Plot really does like Joe Biden. It's easy to see why -- he's bright, well spoken and has been around many blocks many times. Plot liked Biden more than he liked Obama, at the beginning, though Plottie will admit this photo makes ol' Joe look like an official at Forest Lawn.

But since Sarah Palin showed up on the scene, after that first night at the Republican convention when even Plotnik had to admit the woman has refreshing spunk, she has really gotten under his skin. Since the whole Hillary/Barack conversation of only a few months ago is still fresh in his mind, Plotnik has had to do a little self-investigation, to ask himself why he dislikes Sarah Palin so much?

Guess what? Sarah Palin is not Hillary Clinton. Hillary was mean but brilliant. Sarah Palin is just plain mediocre.
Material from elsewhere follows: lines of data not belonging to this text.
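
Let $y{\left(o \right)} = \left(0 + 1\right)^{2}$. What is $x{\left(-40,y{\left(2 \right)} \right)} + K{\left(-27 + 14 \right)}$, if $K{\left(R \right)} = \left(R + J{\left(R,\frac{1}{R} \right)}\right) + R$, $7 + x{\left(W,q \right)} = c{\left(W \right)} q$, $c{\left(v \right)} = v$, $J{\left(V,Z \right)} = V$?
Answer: $-86$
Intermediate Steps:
$y{\left(o \right)} = 1$ ($y{\left(o \right)} = 1^{2} = 1$)
$x{\left(W,q \right)} = -7 + W q$
$K{\left(R \right)} = 3 R$ ($K{\left(R \right)} = \left(R + R\right) + R = 2 R + R = 3 R$)
$x{\left(-40,y{\left(2 \right)} \right)} + K{\left(-27 + 14 \right)} = \left(-7 - 40\right) + 3 \left(-27 + 14\right) = \left(-7 - 40\right) + 3 \left(-13\right) = -47 - 39 = -86$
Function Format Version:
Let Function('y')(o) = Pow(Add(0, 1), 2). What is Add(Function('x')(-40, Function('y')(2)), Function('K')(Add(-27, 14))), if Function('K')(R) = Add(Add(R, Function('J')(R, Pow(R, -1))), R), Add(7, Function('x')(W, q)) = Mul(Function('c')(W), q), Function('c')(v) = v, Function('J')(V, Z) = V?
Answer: -86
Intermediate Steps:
Function('y')(o) = 1 (Function('y')(o) = Pow(1, 2) = 1)
Function('x')(W, q) = Add(-7, Mul(W, q))
Function('K')(R) = Mul(3, R) (Function('K')(R) = Add(Add(R, R), R) = Add(Mul(2, R), R) = Mul(3, R))
Add(Function('x')(-40, Function('y')(2)), Function('K')(Add(-27, 14))) = Add(Add(-7, Mul(-40, 1)), Mul(3, Add(-27, 14))) = Add(Add(-7, -40), Mul(3, -13)) = Add(-47, -39) = -86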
This is what drives Plotnik crazy. How can a country settle for mediocrity, AGAIN? Do we learn nothing? It's not that she's dumb, she's just not terribly bright. John McCain is a very loose cannon. He needs a brilliant sidekick, not a spunky Sancho Panza who thinks John McCain is a glorious knight on a white horse.

It's not that she's a soccer mom, it's that governments don't play soccer. Yes, she can see Russia from her house. Plotnik can see The @#$#@! Big Dipper from his house. So @#$#@! what?

OK, it's her voice too, you betcha. But the other things are more important.


But let's keep our eyes upon the larger prize. There are two bites out of the bratwurst. That last one will be the hard one to get, but we're hungry. We're hopeful. And if we lose to the Cubs, we can't say we won. No one will believe us. We will have to go home.